To get around it, you can create new certificates for the NAS, or you can have the clients not verify the server certificate with the openldap variable

TLS_REQCERT never

[Update 11/29/2012]: CIFS caveat
What is this?? From the directory server manual:

Note: If you bind your DiskStation to an LDAP server that is not Synology Directory Server, enabling LDAP’s
CIFS support will enforce the PAM authorization mechanism, which requires client computers to transfer
plaintext password (instead of encrypted one) during account authentication. LDAP users will need to modify
their computer’s settings to enable plaintext support before they can access DiskStation files via CIFS. For
detailed instructions, click the Help button at the top-right corner, and then refer to the “About CIFS
Support and Client Computer’s Settings” section.
On the other hand, if you bind your DiskStation to Synology Directory Server, enabling LDAP’s CIFS support
will adopt the NTLM (or NTLMv2) authorization mechanism, which allows LDAP users to authorize with their
user credentials without making any changes to their computer settings.

This is basically saying that if I bind to a non-synology server and enable SMB shares, that user access will have to authenticate with plaintext. Well, that’s not good at all.

[Update 12/1/2012]: Linux Login
Well, I got my linux box (ubuntu) to authenticate through pam_ldap. This was pretty straight forward.

Install packages:

apt-get install libpam_ldap libnss_ldap

You can reconfig the ldap package after install with:

sudo dpkg-reconfigure ldap-auth-config

Edit /etc/nsswitch.conf to add ldap to passwd/group/shadow

passwd: compat ldap
group: compat ldap
shadow: compat ldap

Add to init.d startup

sudo update-rc.d nscd enable

Enable TLS over LDAP connection with the following in /etc/ldap.conf

ssl start_tls
ssl on

But, now here’s where I ran into a pretty big problem. It turns out that PAM over LDAP for SSL connections, either with a URI to ldaps:// or ldap:// over TLS, completely breaks “su”. See Debian bug 423252. It will spit out an error such as:

setgid: Operation not permitted

There’s a bug in the libgcrypt11 (the encryption library) that will pretty much prevent you from using encryption. Pretty ironic. It turns out that you’ll need the release 1.5 or higher of the library.

Once I got that straightened out, I got logins to my linux box authenticating against the LDAP server.

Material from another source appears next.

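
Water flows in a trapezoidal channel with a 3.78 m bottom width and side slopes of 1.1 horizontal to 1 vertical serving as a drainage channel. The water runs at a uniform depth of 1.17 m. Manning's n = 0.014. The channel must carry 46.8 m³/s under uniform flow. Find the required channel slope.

S = 0.016

With bottom width b = 3.78 m and side slope z = 1.1: A = (b + zy)y = (3.78 + 1.1×1.17)×1.17 = 5.928 m²; P = b + 2y√(1+z²) = 3.78 + 2×1.17×1.487 = 7.259 m.
Hydraulic radius R = A/P = 5.928/7.259 = 0.8167 m.
From Manning's equation, S = [nQ / (1 A R^(2/3))]² = [0.014 × 46.8 / (1 × 5.928 × 0.8167^(2/3))]² = 0.016.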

[Update 12/5/2012]: Export Home Folders
The Synology box will create and export home folders if you try to authenticate against a user that it is aware of, and user homes are enabled. If you enable user home directories for LDAP users, it’s also going to create them for local users. Basically, what happens is that if I login to the box, or try to mount the home directory, then it’s going to create home directories as needed for the user that I’m authenticating as. The main issue that I have is that it creates directory names like:

@LH-<LDAP_HOSTNAME>/<SOME_NUMBER>/<USERNAME>-<UID>/

It’s not that I have a problem with this structure, but I would need to mount this to /home/<USERNAME> on my linux machine. Normally, I don’t think that this is an issue as long as the naming is fully deterministic, but it doesn’t appear to be. That is the fact that makes it difficult to create the automount map for the user if I wanted this mapped to /home/<USERNAME>

Basically, after all this, I’m going to skip this and just set this LDAP directory up on my linux server, and just use the client on the NAS. Later on, I can move this to single sign-on with kerberos as it’s more flexible anyway.

OH, yeah, and the server is not compiled with logging. Yet one more frustration.